Leads some numbers Vox:

  • Before Katrina, there were 4083 hospital beds in New Orleans. A year later, 1 remained.
  • About 4500 doctors serving three city congregations were forced to move because of Katrina, and after a year only 1200 returned to practice.
  • The number of nursing homes was reduced from 51 to 29, resulting in a decrease of 2200 beds in the city.

But things have improved somewhat over the years.

In August 2015, Kaiser researchers summarized their findings on how the city changed 10 years after the storm:

  • In 2006, 85% of people said they were worried that medical services would not be available if they needed them. By 2015, this share fell to 54%.
  • In 2006, only 1% thought there was enough health care in the city for the uninsured and the poor. In 2015, this figure rose to 28% - still at a low level, but the figure has improved significantly.
  • 74% of city dwellers said disaster helped them learn how to better cope with stress.
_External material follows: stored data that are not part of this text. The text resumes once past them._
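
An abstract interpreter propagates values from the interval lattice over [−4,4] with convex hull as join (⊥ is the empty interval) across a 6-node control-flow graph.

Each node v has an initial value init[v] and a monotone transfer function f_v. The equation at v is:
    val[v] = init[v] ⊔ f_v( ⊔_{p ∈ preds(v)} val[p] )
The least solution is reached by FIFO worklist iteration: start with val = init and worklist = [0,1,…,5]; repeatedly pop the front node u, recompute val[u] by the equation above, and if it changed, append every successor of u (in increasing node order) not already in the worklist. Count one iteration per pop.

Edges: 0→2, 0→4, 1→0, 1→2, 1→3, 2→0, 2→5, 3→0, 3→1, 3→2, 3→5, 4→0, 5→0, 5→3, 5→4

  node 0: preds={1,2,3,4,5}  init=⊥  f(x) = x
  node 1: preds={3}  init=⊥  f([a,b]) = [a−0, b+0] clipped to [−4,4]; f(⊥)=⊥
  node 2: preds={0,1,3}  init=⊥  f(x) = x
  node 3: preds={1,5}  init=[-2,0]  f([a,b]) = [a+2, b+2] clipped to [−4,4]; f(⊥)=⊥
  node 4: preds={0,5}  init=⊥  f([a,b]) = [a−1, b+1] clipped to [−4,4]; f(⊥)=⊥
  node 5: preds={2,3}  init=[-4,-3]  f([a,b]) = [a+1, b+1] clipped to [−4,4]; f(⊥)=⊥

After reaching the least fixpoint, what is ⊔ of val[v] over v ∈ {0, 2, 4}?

[-4,4]

Trace (19 dequeues):
  [1] u=0 | in [-4,0] | out [-4,0] | prev ⊥ | push {}
  [2] u=1 | in [-2,0] | out [-2,0] | prev ⊥ | push {0}
  [3] u=2 | in [-4,0] | out [-4,0] | prev ⊥ | push {}
  [4] u=3 | in [-4,0] | out [-2,2] | prev [-2,0] | push {1,2}
  [5] u=4 | in [-4,0] | out [-4,1] | prev ⊥ | push {}
  [6] u=5 | in [-4,2] | out [-4,3] | prev [-4,-3] | push {3,4}
  [7] u=0 | in [-4,3] | out [-4,3] | prev [-4,0] | push {}
  [8] u=1 | in [-2,2] | out [-2,2] | prev [-2,0] | push {0}
  [9] u=2 | in [-4,3] | out [-4,3] | prev [-4,0] | push {5}
  [10] u=3 | in [-4,3] | out [-2,4] | prev [-2,2] | push {1,2}
  [11] u=4 | in [-4,3] | out [-4,4] | prev [-4,1] | push {}
  [12] u=0 | in [-4,4] | out [-4,4] | prev [-4,3] | push {4}
  [13] u=5 | in [-4,4] | out [-4,4] | prev [-4,3] | push {0,3}
  [14] u=1 | in [-2,4] | out [-2,4] | prev [-2,2] | push {}
  [15] u=2 | in [-4,4] | out [-4,4] | prev [-4,3] | push {5}
  [16] u=4 | in [-4,4] | out [-4,4] | ==
  [17] u=0 | in [-4,4] | out [-4,4] | ==
  [18] u=3 | in [-4,4] | out [-2,4] | ==
  [19] u=5 | in [-4,4] | out [-4,4] | ==

Converged values:
  [0] [-4,4]
  [1] [-2,4]
  [2] [-4,4]
  [3] [-2,4]
  [4] [-4,4]
  [5] [-4,4]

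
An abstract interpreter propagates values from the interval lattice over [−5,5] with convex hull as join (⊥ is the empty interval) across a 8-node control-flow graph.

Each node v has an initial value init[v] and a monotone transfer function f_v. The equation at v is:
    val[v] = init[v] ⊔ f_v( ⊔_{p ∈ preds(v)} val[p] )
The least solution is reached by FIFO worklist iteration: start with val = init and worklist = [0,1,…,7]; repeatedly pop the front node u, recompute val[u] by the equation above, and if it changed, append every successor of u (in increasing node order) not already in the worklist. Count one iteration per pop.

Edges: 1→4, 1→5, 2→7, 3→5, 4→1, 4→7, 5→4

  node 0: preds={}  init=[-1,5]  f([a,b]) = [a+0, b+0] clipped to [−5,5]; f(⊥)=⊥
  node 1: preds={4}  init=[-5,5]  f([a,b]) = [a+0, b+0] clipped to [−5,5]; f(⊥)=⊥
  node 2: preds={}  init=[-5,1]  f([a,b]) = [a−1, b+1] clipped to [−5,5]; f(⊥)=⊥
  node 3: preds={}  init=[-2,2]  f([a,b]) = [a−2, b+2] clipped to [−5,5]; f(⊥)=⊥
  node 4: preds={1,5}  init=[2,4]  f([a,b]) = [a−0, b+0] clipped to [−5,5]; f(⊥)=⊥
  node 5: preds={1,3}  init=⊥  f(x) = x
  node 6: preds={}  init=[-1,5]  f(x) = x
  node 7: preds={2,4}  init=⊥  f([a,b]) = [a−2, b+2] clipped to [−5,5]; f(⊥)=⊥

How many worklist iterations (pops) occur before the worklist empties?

10

Worklist (10 pops):
  #1 pop 0: in=⊥ → [-1,5] (no change)
  #2 pop 1: in=[2,4] → [-5,5] (no change)
  #3 pop 2: in=⊥ → [-5,1] (no change)
  #4 pop 3: in=⊥ → [-2,2] (no change)
  #5 pop 4: in=[-5,5] → [-5,5] (was [2,4]); enqueue [1]
  #6 pop 5: in=[-5,5] → [-5,5] (was ⊥); enqueue [4]
  #7 pop 6: in=⊥ → [-1,5] (no change)
  #8 pop 7: in=[-5,5] → [-5,5] (was ⊥); enqueue []
  #9 pop 1: in=[-5,5] → [-5,5] (no change)
  #10 pop 4: in=[-5,5] → [-5,5] (no change)

Fixpoint:
  val[0] = [-1,5]
  val[1] = [-5,5]
  val[2] = [-5,1]
  val[3] = [-2,2]
  val[4] = [-5,5]
  val[5] = [-5,5]
  val[6] = [-1,5]
  val[7] = [-5,5]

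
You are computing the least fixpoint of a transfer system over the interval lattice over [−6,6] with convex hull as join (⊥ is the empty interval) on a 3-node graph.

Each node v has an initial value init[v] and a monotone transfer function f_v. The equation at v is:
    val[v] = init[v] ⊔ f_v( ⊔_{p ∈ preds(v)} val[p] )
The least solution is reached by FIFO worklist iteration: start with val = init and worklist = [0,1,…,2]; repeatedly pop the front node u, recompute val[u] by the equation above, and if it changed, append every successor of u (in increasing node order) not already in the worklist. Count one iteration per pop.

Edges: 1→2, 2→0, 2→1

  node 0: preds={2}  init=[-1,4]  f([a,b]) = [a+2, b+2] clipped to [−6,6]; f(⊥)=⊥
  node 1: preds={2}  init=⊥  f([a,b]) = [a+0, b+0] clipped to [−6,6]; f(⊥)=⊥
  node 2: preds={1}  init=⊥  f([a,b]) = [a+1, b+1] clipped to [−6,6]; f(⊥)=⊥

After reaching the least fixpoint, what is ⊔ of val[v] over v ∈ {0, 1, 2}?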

There are still many problems. There were noticeable racial differences: for example, African Americans were more likely to claim that they delayed treatment or struggled to pay medical bills than white residents. A well-known minority of residents, 21%, said they were still having difficulty sleeping many years later due to a storm-related injury.

You can get help from the government if you are affected by a disaster or natural disaster in the United States. You can find out about the available options for such assistance. at this link.